O correto a ser feito é:
 que há de pesquisador no professor não é uma qualidade ou uma forma de ser ou de atuar que se acrescente à de ensinar. Faz parte da natureza prática do docente a indagação, a busca, a pesquisa, o de que se precisa é que, em sua formação permanente, o professor se perceba e se assuma, porque professor, como pesquisador (FREIRE, 1996, p. 32 apud OLIVEIRA; CHAPANI, 2017, p. 5). 

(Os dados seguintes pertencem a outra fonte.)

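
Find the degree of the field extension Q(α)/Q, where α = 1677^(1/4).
[Q(α):Q] = 4

α is a root of x^4 - 1677. By Eisenstein's criterion at the prime p = 3 (which divides the constant term 1677 but p^2 = 9 does not, since 1677 is squarefree), x^4 - 1677 is irreducible over Q. Hence [Q(α):Q] = 4.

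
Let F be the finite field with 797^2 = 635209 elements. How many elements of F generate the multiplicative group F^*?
There are φ(635208) = 171072 primitive elements

F_q^* is cyclic of order q - 1 = 635208. A cyclic group of order m has exactly φ(m) generators. Here m = 635208 = 2^3 · 3 · 7 · 19 · 199, so the number of primitive elements is φ(635208) = 171072.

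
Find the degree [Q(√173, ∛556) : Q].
[Q(√173, ∛556) : Q] = 6

Let L = Q(√173, ∛556). Since Q(√173) ⊂ L and [Q(√173):Q] = 2, the tower law gives 2 | [L:Q]. Likewise Q(∛556) ⊂ L with [Q(∛556):Q] = 3 (because 556 is not a perfect cube), so 3 | [L:Q]. As gcd(2,3) = 1, [L:Q] is divisible by 6. Conversely L is generated over Q by √173 and ∛556, so [L:Q] ≤ 2·3 = 6. Therefore [Q(√173, ∛556) : Q] = 6.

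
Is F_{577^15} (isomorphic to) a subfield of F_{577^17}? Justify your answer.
No: F_{577^15} is not a subfield of F_{577^17}

F_{p^m} embeds in F_{p^n} iff m | n. Here 15 ∤ 17 (since 17 = 1·15 + 2 with remainder 2 ≠ 0), so F_{577^15} is not a subfield of F_{577^17}. Equivalently: if it were, the tower law would give 15 = [F_{577^15}:F_577] dividing [F_{577^17}:F_577] = 17, contradiction.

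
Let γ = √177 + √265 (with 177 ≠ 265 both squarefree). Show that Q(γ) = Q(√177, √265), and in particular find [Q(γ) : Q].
[Q(γ) : Q] = 4 (equivalently, Q(γ) = Q(√177, √265))

Obviously Q(γ) ⊆ Q(√177, √265), and [Q(√177, √265):Q] = 4 (since 177, 265 are distinct squarefree integers > 1 with 46905 not a perfect square). To show equality we compute the minimal polynomial of γ. From γ = √177 + √265: γ^2 = 177 + 2√(46905) + 265 = 442 + 2√(46905), so γ^2 - 442 = 2√(46905); squaring, (γ^2 - 442)^2 = 4·46905, i.e. γ^4 - 884γ^2 + 195364 - 187620 = 0, i.e. γ^4 - 884γ^2 + 7744 = 0. So γ is a root of x^4 - 884x^2 + 7744. This polynomial is irreducible over Q: it has no rational root (each ±√177 ± √265 is irrational), and any factorization into two quadratics over Q would force √(46905) ∈ Q (pairing opposite roots) or √177, √265 ∈ Q (other pairings), all impossible. Hence [Q(γ):Q] = 4 = [Q(√177, √265):Q], so Q(γ) = Q(√177, √265).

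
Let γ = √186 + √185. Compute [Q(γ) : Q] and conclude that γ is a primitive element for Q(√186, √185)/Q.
[Q(γ) : Q] = 4 (equivalently, Q(γ) = Q(√186, √185))

Obviously Q(γ) ⊆ Q(√186, √185), and [Q(√186, √185):Q] = 4 (since 186, 185 are distinct squarefree integers > 1 with 34410 not a perfect square). To show equality we compute the minimal polynomial of γ. From γ = √186 + √185: γ^2 = 186 + 2√(34410) + 185 = 371 + 2√(34410), so γ^2 - 371 = 2√(34410); squaring, (γ^2 - 371)^2 = 4·34410, i.e. γ^4 - 742γ^2 + 137641 - 137640 = 0, i.e. γ^4 - 742γ^2 + 1 = 0. So γ is a root of x^4 - 742x^2 + 1. This polynomial is irreducible over Q: it has no rational root (each ±√186 ± √185 is irrational), and any factorization into two quadratics over Q would force √(34410) ∈ Q (pairing opposite roots) or √186, √185 ∈ Q (other pairings), all impossible. Hence [Q(γ):Q] = 4 = [Q(√186, √185):Q], so Q(γ) = Q(√186, √185).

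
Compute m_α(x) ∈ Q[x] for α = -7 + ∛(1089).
m_α(x) = x^3 + 21x^2 + 147x - 746

Set β = α + 7 = ∛(1089), so β^3 = 1089. Then (α + 7)^3 - 1089 = 0, i.e. α is a root of g(x) = (x + 7)^3 - 1089 = x^3 + 21x^2 + 147x - 746. Since g(x) = h(x + 7) where h(x) = x^3 - 1089, and h is irreducible over Q (because 1089 is not a perfect cube, so h has no rational root, and a monic cubic with no rational root is irreducible), g is also irreducible (irreducibility is preserved under the substitution x → x + 7). Hence m_α(x) = x^3 + 21x^2 + 147x - 746.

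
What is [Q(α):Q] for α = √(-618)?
[Q(α):Q] = 2

[Q(α):Q] equals the degree of the minimal polynomial of α. Here α^2 = -618 and x^2 + 618 is irreducible (d = -618 is squarefree, ≠ 1, hence not a square), so deg(m_α) = 2. Thus [Q(α):Q] = 2.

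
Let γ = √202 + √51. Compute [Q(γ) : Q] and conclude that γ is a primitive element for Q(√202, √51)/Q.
[Q(γ) : Q] = 4 (equivalently, Q(γ) = Q(√202, √51))

Obviously Q(γ) ⊆ Q(√202, √51), and [Q(√202, √51):Q] = 4 (since 202, 51 are distinct squarefree integers > 1 with 10302 not a perfect square). To show equality we compute the minimal polynomial of γ. From γ = √202 + √51: γ^2 = 202 + 2√(10302) + 51 = 253 + 2√(10302), so γ^2 - 253 = 2√(10302); squaring, (γ^2 - 253)^2 = 4·10302, i.e. γ^4 - 506γ^2 + 64009 - 41208 = 0, i.e. γ^4 - 506γ^2 + 22801 = 0. So γ is a root of x^4 - 506x^2 + 22801. This polynomial is irreducible over Q: it has no rational root (each ±√202 ± √51 is irrational), and any factorization into two quadratics over Q would force √(10302) ∈ Q (pairing opposite roots) or √202, √51 ∈ Q (other pairings), all impossible. Hence [Q(γ):Q] = 4 = [Q(√202, √51):Q], so Q(γ) = Q(√202, √51).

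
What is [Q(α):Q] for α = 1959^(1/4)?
[Q(α):Q] = 4

α is a root of x^4 - 1959. By Eisenstein's criterion at the prime p = 3 (which divides the constant term 1959 but p^2 = 9 does not, since 1959 is squarefree), x^4 - 1959 is irreducible over Q. Hence [Q(α):Q] = 4.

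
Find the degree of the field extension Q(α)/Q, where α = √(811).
[Q(α):Q] = 2

[Q(α):Q] equals the degree of the minimal polynomial of α. Here α^2 = 811 and x^2 - 811 is irreducible (d = 811 is squarefree, ≠ 1, hence not a square), so deg(m_α) = 2. Thus [Q(α):Q] = 2.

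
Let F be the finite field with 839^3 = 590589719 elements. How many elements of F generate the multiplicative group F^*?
There are φ(590589718) = 294589680 primitive elements

F_q^* is cyclic of order q - 1 = 590589718. A cyclic group of order m has exactly φ(m) generators. Here m = 590589718 = 2 · 419 · 704761, so the number of primitive elements is φ(590589718) = 294589680.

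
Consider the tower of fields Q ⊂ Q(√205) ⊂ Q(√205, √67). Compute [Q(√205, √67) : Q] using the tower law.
[Q(√205, √67) : Q] = 4

[Q(√205):Q] = 2 (min poly x^2 - 205, irreducible since 205 is squarefree > 1). For the top step, suppose √67 ∈ Q(√205), say √67 = c + d√205 with c, d ∈ Q. Squaring: 67 = c^2 + 205d^2 + 2cd√205. Since √205 ∉ Q this forces 2cd = 0. If d = 0 then √67 = c ∈ Q, contradicting 67 squarefree > 1. If c = 0 then 67 = 205d^2, so 205·67 = (205d)^2 is a perfect square in Q — but 205·67 = 13735 is not a perfect square (since 205 and 67 are distinct squarefree integers). Contradiction. Hence √67 ∉ Q(√205), so x^2 - 67 stays irreducible over Q(√205) and [Q(√205, √67) : Q(√205)] = 2. By the tower law, [Q(√205, √67) : Q] = 2 · 2 = 4.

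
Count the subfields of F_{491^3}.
F_{491^3} has 2 subfields

The subfields of F_{p^n} are exactly the fields F_{p^d} for d | n (each is the fixed field of the unique index-d subgroup of Gal(F_{p^n}/F_p) ≅ Z/nZ). The divisors of n = 3 are {1, 3}, giving 2 subfields: F_{491^1}, F_{491^3}.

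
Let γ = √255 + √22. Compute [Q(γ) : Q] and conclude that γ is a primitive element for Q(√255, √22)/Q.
[Q(γ) : Q] = 4 (equivalently, Q(γ) = Q(√255, √22))

Obviously Q(γ) ⊆ Q(√255, √22), and [Q(√255, √22):Q] = 4 (since 255, 22 are distinct squarefree integers > 1 with 5610 not a perfect square). To show equality we compute the minimal polynomial of γ. From γ = √255 + √22: γ^2 = 255 + 2√(5610) + 22 = 277 + 2√(5610), so γ^2 - 277 = 2√(5610); squaring, (γ^2 - 277)^2 = 4·5610, i.e. γ^4 - 554γ^2 + 76729 - 22440 = 0, i.e. γ^4 - 554γ^2 + 54289 = 0. So γ is a root of x^4 - 554x^2 + 54289. This polynomial is irreducible over Q: it has no rational root (each ±√255 ± √22 is irrational), and any factorization into two quadratics over Q would force √(5610) ∈ Q (pairing opposite roots) or √255, √22 ∈ Q (other pairings), all impossible. Hence [Q(γ):Q] = 4 = [Q(√255, √22):Q], so Q(γ) = Q(√255, √22).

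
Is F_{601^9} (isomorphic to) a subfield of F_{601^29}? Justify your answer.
No: F_{601^9} is not a subfield of F_{601^29}

F_{p^m} embeds in F_{p^n} iff m | n. Here 9 ∤ 29 (since 29 = 3·9 + 2 with remainder 2 ≠ 0), so F_{601^9} is not a subfield of F_{601^29}. Equivalently: if it were, the tower law would give 9 = [F_{601^9}:F_601] dividing [F_{601^29}:F_601] = 29, contradiction.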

 Nas referências deve-se colocar o obra de Oliveira e Chapani.
(Quero dizer, na verdade o correto mesmo é nosso acadêmico deixar de ser tão indolente e ler Freire, que é referência obrigatória ao tratar da relação entre pesquisa e docência.) 
Essas falhas são difíceis de serem descobertas, mas com certeza quem fez, sabe que fez e agora sabe também que é errado fazer dessa forma.
Vamos citar quem a gente de fato leu?